By Bernard Lunn
In October, America will finally make the transition to chip and pin cards.
Chip and pin cards reduce fraud for card present transactions in physical stores. The chip adds another layer of protection for each transaction through a dynamic, unique authentication every time a merchant accepts payment.
That’s great for card-present transactions, but what’s going to happen with online payments? If you live in Europe and buy stuff online you already know the answer, because you will have already faced the additional data you have to fill in.
If the transaction is essential, you persevere. If the transaction is non-essential, you abandon.

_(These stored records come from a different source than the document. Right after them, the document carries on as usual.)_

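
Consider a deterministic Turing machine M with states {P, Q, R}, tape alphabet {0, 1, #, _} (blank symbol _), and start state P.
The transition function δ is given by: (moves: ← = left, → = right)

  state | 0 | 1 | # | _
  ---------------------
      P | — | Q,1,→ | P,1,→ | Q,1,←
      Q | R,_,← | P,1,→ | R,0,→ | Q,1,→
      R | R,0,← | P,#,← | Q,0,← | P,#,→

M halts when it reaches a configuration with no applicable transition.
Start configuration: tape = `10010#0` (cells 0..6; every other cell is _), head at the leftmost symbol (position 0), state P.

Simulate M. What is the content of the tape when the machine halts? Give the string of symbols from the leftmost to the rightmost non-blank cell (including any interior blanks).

P | __[1]0010#0   read 1 → write 1, move →, go to Q
Q | __1[0]010#0   read 0 → write _, move ←, go to R
R | __[1]_010#0   read 1 → write #, move ←, go to P
P | _[_]#_010#0   read _ → write 1, move ←, go to Q
Q | [_]1#_010#0   read _ → write 1, move →, go to Q
Q | 1[1]#_010#0   read 1 → write 1, move →, go to P
P | 11[#]_010#0   read # → write 1, move →, go to P
P | 111[_]010#0   read _ → write 1, move ←, go to Q
Q | 11[1]1010#0   read 1 → write 1, move →, go to P
P | 111[1]010#0   read 1 → write 1, move →, go to Q
Q | 1111[0]10#0   read 0 → write _, move ←, go to R
R | 111[1]_10#0   read 1 → write #, move ←, go to P
P | 11[1]#_10#0   read 1 → write 1, move →, go to Q
Q | 111[#]_10#0   read # → write 0, move →, go to R
R | 1110[_]10#0   read _ → write #, move →, go to P
P | 1110#[1]0#0   read 1 → write 1, move →, go to Q
Q | 1110#1[0]#0   read 0 → write _, move ←, go to R
R | 1110#[1]_#0   read 1 → write #, move ←, go to P
P | 1110[#]#_#0   read # → write 1, move →, go to P
P | 11101[#]_#0   read # → write 1, move →, go to P
P | 111011[_]#0   read _ → write 1, move ←, go to Q
Q | 11101[1]1#0   read 1 → write 1, move →, go to P
P | 111011[1]#0   read 1 → write 1, move →, go to Q
Q | 1110111[#]0   read # → write 0, move →, go to R
R | 11101110[0]   read 0 → write 0, move ←, go to R
R | 1110111[0]0   read 0 → write 0, move ←, go to R
R | 111011[1]00   read 1 → write #, move ←, go to P
P | 11101[1]#00   read 1 → write 1, move →, go to Q
Q | 111011[#]00   read # → write 0, move →, go to R
R | 1110110[0]0   read 0 → write 0, move ←, go to R
R | 111011[0]00   read 0 → write 0, move ←, go to R
R | 11101[1]000   read 1 → write #, move ←, go to P
P | 1110[1]#000   read 1 → write 1, move →, go to Q
Q | 11101[#]000   read # → write 0, move →, go to R
R | 111010[0]00   read 0 → write 0, move ←, go to R
R | 11101[0]000   read 0 → write 0, move ←, go to R
R | 1110[1]0000   read 1 → write #, move ←, go to P
P | 111[0]#0000
The non-blank tape span at halt is 1110#0000.

1110#0000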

Post the October 2015 EMV transition in America, expect e-commerce abandoned shopping carts to go up. Takeaway: short Amazon or other e-commerce vendors. I assume some Hedge Funds are working on that!
The reason is that countries that switched to EMV payment cards experienced a sharp increase in e-commerce fraud (21% in Europe in 2012 after chip and pin was introduced). It is not that e-commerce suddenly became more insecure. The reason for the fraud increase is simply that the fraudsters found it harder to use counterfeit cards in physical stores after chip and pin was introduced. So fraudsters were motivated to target e-commerce instead.
Any ventures that can reduce e-commerce fraud without increasing friction will clean up.
In the meantime, American consumers will face some annoying interruptions to their online shopping experience. It could be additional identity verification input or two factor authentication via an SMS message.